私の子ども時代の話です。
私がすごした昭和40年代は、カップラーメンが初めて登場しました。
テレビコマーシャルで、大々的にあのOOヌードルが登場し、一度でいいから食べたい!と懇願しました。
あのころ、母はこういいました。
「そんな、わけのわからないものは食べさせられん!」 だと。
ある日、バスセンターに自動販売機があり、8歳の私は始めてカップヌードルを食べました。
それは、ぬるくて、なんだかべたべたした味でした。
今まで食べたことがない味でした。
そのころの、インスタントラーメンはホンコン焼きそばというものがありましたが、今で言う
酸化した味がしてどうも好きにはなれませんでした。
実をいうと、私は息子らにはたまにカップラーメンを食べさせることがあります。
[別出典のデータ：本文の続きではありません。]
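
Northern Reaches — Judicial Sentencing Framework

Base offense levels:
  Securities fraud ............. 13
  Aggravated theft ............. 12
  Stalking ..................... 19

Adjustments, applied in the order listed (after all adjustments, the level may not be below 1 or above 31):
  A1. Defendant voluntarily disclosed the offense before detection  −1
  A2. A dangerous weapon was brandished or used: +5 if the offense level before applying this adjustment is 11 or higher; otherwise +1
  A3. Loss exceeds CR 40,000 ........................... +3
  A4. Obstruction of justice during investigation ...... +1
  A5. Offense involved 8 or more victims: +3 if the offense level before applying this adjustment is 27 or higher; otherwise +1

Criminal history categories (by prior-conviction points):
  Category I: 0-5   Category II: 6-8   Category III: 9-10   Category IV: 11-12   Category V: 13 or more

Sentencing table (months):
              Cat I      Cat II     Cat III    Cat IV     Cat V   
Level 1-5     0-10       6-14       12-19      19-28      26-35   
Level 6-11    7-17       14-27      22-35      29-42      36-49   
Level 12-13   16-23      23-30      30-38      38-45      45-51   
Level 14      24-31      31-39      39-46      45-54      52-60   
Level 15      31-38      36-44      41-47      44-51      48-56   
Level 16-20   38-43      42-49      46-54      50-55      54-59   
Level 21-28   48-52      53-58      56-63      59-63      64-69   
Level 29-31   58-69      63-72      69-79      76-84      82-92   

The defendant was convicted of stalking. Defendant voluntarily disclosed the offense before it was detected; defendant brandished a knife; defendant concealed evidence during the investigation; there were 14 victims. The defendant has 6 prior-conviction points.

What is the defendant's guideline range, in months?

Base offense level for stalking: 19.
A1 applies: 19 − 1 = 18.
A2 applies (level before this adjustment is 18 ≥ 11, so +5): 18 + 5 = 23.
A4 applies: 23 + 1 = 24.
A5 applies (level before this adjustment is 24 < 27, so +1): 24 + 1 = 25.
Final offense level: 25.
Criminal history: 6 prior points → Category II (6-8).
Level 25 falls in the 21-28 band.
Grid: Level 21-28 × Category II = 53-58 months.

53-58 months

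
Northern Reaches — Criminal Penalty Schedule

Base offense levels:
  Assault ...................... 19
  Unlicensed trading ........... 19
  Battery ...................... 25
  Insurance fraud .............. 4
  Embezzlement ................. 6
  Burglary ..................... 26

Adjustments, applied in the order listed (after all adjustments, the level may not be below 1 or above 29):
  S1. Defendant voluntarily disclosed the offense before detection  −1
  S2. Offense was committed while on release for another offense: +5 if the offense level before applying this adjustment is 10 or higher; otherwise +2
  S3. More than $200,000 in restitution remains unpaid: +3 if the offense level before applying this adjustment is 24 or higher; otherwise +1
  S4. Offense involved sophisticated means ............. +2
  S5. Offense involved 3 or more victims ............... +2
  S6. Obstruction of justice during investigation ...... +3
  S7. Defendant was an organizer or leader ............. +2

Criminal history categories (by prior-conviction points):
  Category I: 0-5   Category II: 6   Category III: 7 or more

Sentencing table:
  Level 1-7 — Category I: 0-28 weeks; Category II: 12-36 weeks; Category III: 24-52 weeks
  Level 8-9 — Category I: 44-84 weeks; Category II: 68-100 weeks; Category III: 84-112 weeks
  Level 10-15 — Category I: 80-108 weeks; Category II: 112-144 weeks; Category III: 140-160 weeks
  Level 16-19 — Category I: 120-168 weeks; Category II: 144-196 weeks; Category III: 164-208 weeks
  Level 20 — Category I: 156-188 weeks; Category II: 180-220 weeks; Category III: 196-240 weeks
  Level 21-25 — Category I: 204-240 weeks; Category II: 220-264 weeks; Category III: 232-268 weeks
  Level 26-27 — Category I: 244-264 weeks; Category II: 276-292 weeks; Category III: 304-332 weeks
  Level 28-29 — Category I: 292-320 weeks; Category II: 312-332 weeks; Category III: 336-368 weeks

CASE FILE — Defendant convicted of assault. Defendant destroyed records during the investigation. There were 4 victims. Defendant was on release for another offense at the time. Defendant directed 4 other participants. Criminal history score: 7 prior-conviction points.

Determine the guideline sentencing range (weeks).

Base offense level for assault: 19.
S2 applies (level before this adjustment is 19 ≥ 10, so +5): 19 + 5 = 24.
S5 applies: 24 + 2 = 26.
S6 applies: 26 + 3 = 29.
S7 applies: 29 + 2 = 31.
Level 31 exceeds the maximum of 29; capped at 29.
Final offense level: 29.
Criminal history: 7 prior points → Category III (7+).
Level 29 falls in the 28-29 band.
Grid: Level 28-29 × Category III = 336-368 weeks.

336-368 weeks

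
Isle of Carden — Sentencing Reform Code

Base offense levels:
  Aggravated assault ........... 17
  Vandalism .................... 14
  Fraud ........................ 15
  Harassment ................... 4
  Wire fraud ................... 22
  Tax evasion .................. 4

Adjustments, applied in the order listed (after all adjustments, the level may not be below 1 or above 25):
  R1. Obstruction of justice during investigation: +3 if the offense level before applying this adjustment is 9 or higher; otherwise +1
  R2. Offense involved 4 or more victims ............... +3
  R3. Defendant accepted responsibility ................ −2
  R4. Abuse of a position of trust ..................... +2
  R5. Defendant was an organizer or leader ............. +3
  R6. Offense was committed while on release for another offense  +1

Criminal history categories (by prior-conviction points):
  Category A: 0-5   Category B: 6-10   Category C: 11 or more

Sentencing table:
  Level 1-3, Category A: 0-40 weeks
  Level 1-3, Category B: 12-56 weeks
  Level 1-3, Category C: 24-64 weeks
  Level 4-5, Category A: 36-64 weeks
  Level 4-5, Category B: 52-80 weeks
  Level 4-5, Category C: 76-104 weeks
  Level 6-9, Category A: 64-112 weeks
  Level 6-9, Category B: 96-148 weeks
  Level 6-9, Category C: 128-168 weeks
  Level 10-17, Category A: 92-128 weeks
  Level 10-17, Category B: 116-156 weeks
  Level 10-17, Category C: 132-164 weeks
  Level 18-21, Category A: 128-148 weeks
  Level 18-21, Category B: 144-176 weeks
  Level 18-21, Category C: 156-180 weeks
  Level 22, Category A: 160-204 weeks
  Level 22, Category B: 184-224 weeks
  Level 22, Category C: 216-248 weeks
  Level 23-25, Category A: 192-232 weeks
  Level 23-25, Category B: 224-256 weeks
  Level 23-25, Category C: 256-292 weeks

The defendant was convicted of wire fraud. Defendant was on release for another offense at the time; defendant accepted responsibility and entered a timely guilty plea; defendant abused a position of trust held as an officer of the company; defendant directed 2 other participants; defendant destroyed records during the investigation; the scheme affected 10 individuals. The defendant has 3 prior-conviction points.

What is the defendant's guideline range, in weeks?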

年に2~3回。
でも、私はそこで、ものすごく、罪悪感に陥るのです。
もちろん・・コンビニおにぎりはNG.ほOか弁を食べたいという息子らには、母ちゃんが寝込んだときに
食べてくれ!と言っています。
こんなこともありました・・・
高校2年17歳のころ、ほOか弁が小さい田舎町に登場しました。
あのころ、こんな田舎に弁当を買って食べる人はおらんで~~・・というくらい衝撃的でした。
それも、あったかいご飯がついていると早速
広告を見た私と父はその珍しきべんとうなるものを食べたいと母に懇願しました。
母はこういいました。
「農家であるんに、なし、弁当を買うんかぁ~~つ!!うちには米はなんぼでもあるっ!」<*農家であるのに、なぜお弁当を買うのですか?うちにはお米はたくさんありますわ。*>
と、烈火のごとく叱られました。
非国民・非農民だと!
母は情けない時代が来たもんだと嘆きました。 その日をまだ、鮮明に覚えています。
6月になれば、母は梅干をつけたり、梅酒、奈良づけもつけていたなー。
若いころは、そんな田舎暮らしがダサく感じ、都会に憧れていたことは事実。
うちは農家であることを短大時代の友には隠していたこともまた事実。
でも、今はそんな田舎育ちが一番、ありがたく感じている。
私は一生、食に携わっていたい。 田舎に生まれたことに感謝しています。